If newspaper stories are to be believed, these guys have as much chance of keeping it in their trousers as they do of keeping hair on their heads.
I say ‘the facts’ rather than ‘the truth’, because, as we all know, there are three sides to the truth — your truth, my truth and the truth.
We pride ourselves in Northern Ireland on being plain-speaking people. We tell it like it is. We speak our minds. We like to call a spade a spade.
Not to be confused with a Spad — which we like to call all sorts of things.
We talk about ‘the truth’ as if it were a solid object, something that can be looked at by everyone and agreed upon, unanimously, without dissent.
We bandy the concept around freely in conversation — “The truth is, I don’t really like bananas”. We read it in papers and magazines, “Jordan and Alex — The Truth!!!”. We use it as a stick to encourage good behaviour in children — “Tell the truth and shame the devil”.
And we wonder if having a Truth Commission would be a good thing for Northern Ireland, post-conflict, going forward (insert buzz word here).
The recent public debate about Mary McArdle’s job, and the rights of victims to have their opinions matter, has opened the door a little wider onto the room marked ‘Dealing With The Past’. There’s been a bad smell building up in that room now for a lot of years and all the visits by queens and presidents, all the elections to Westminster and the Assembly, all the good suits and photo opportunities, haven’t managed to mask the odour. It certainly hasn’t gone away, y’know. What’s struck me forcefully this last week is how we are passing the hurt of the Troubles on to the next generation — who didn’t actually live through them.

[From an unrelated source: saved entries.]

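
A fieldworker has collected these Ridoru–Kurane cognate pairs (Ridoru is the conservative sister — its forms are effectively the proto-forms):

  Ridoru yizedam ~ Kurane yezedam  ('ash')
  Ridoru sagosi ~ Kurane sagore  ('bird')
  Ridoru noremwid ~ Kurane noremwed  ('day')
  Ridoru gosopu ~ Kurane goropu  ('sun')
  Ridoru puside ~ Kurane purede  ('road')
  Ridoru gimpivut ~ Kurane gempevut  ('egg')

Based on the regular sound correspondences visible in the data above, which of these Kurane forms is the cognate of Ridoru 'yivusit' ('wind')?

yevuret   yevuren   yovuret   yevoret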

Just as there are those alive today who seem to feel the partition of Ireland as if it had happened yesterday, it’s our children now who’ll still be grieving and fighting over events that they weren’t actually witness to in years to come.

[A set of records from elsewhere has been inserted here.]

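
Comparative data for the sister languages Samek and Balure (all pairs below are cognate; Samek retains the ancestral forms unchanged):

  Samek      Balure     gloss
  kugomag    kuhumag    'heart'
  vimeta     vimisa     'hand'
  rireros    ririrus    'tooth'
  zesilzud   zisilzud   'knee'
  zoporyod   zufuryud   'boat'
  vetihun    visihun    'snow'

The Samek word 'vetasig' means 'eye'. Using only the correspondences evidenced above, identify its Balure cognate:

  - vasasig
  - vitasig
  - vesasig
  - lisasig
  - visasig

vimeta ~ vimisa, zesilzud ~ zisilzud — Samek e corresponds to Balure i after a consonant, before a consonant other than r, m, n, p, b, f, v.
vimeta ~ vimisa — Samek t corresponds to Balure s between vowels (before a back vowel).
Applying these to Samek 'vetasig':
  vetasig → vitasig   (e→i after a consonant, before a consonant other than r, m, n, p, b, f, v)
  vitasig → visasig   (t→s between vowels (before a back vowel))
So the Balure cognate is 'visasig'.

visasig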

Would a Truth Commission help? I think it might if the name were changed. Semantics, you say. But no, words are very important.
Truth implies one way of seeing things. If we are to ease the pain for people living with the heartache of loss, then surely we need to agree that there is no one way of seeing things. There is no absolute truth.

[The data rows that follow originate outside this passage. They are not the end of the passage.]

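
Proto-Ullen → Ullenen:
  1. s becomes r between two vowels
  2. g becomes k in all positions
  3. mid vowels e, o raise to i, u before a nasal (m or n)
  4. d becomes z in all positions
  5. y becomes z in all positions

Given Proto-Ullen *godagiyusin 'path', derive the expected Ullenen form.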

A Facts and Reconciliation Commission might allow people to tell their stories, express their feelings, describe the impact of what they did or what was done to them and that way, reach some healing. I’m not sure truth is the goal. Because you can have all the truth you want but still be unhappy.
Being heard, understanding others’ attitudes and admitting responsibility for our own actions seem to me more valuable than a hard-to-define truth.
Reconciliation to ourselves and others is a difficult thing to do — to give up feelings of guilt and the urge to punish. And it can only happen when we accept that we don’t have a monopoly on the truth.